Mientras tanto, los primeros síntomas de ruptura en la pareja se evidencian. Urraca está en Aragón y Alfonso en Castilla. Lacarra atribuye a las maniobras de Urraca que algunos nobles de Aragón se levantaran contra el rey, como su primo García Sánchez en la localidad de Atarés. Con esa ausencia de mano izquierda que le caracterizaba, Alfonso depone al abad Domingo del monasterio de San Benito de Sahagún, en donde reposaban los restos de Alfonso VI. Va a ser este monje quien se convierta en hilo transmisor de las protestas de los nobles castellanos contra el rey aragonés. Y comienzo del principio del fin.

Alfonso vuelve a Aragón y encierra a su esposa en la fortaleza de El Castellar en las confluencias de los ríos Ebro y Jalón. Estamos a finales de 1110. Es ahora cuando empieza la leyenda. La Historia compostelana, recogida en España sagrada (1776), recoge unas palabras de la reina en modo de queja al conde Fernando García, refiriendo que el rey no solo la “había injuriado continuamente con groseras palabras, sino que muchas veces he llenado de confusión mis mejillas con sus inmundas manos, y hasta ha llegado a herirme con sus pies”.

La escritora aragonesa Ángeles Irisarri, en una novela sobre La reina Urraca, describe cómo las malas lenguas incidieron en hacer públicas las razones de sus desavenencias conyugales y el posterior repudio de Alfonso.

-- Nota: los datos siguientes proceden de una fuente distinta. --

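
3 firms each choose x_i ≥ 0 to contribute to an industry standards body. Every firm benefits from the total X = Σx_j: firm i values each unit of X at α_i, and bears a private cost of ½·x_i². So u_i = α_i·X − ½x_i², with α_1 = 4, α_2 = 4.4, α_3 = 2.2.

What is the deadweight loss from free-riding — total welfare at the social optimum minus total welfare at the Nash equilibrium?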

La historia corre paralela. En octubre de 1111 el ejército del rey aragonés se enfrenta con el que defiende los intereses de la reina, comandados por el conde de Lara y por el conde Gómez González, “unido a la reina por una familiaridad más allá de lo conveniente”, dice el cronista y recoge Lacarra. La batalla tiene lugar en el Campo de la Espina o Candespina, lugar próximo a Fresno de Cantespino. Las tropas castellanas son derrotadas sin paliativos por las aragonesas. El conde de Lara huye mientras que el conde Gómez González, que desde sus primeros tiempos de viudedad había pretendido a Urraca, muere. Alfonso, sin embargo, pierde interés por Castilla. Probablemente dos años después –la fecha es incierta- repudia a Urraca.

La reina intenta encontrar su lugar en Castilla, pero acaso lo consiga. El condado de Portugal prácticamente es independiente; Galicia está en manos de Alfonso, su hijo, y la mayor parte de Castilla en las de su ex marido. Seguirá llamándose reina de León y de Galicia, y “El Batallador”, imperator, al estilo leonés, pero se centra ahora en la conquista de Zaragoza. Quien se consideraba el hombre más importante de los reinos cristianos ni siquiera sabe gestionar su herencia. A su muerte, Alfonso VII recupera Castilla, como estaba recogido en los esponsales, pero Aragón queda en manos de las órdenes militares y con un amago de guerra civil. El imperio, la unión de las Españas, se resquebraja. A partir de ahora, Aragón pondrá sus ojos en el levante.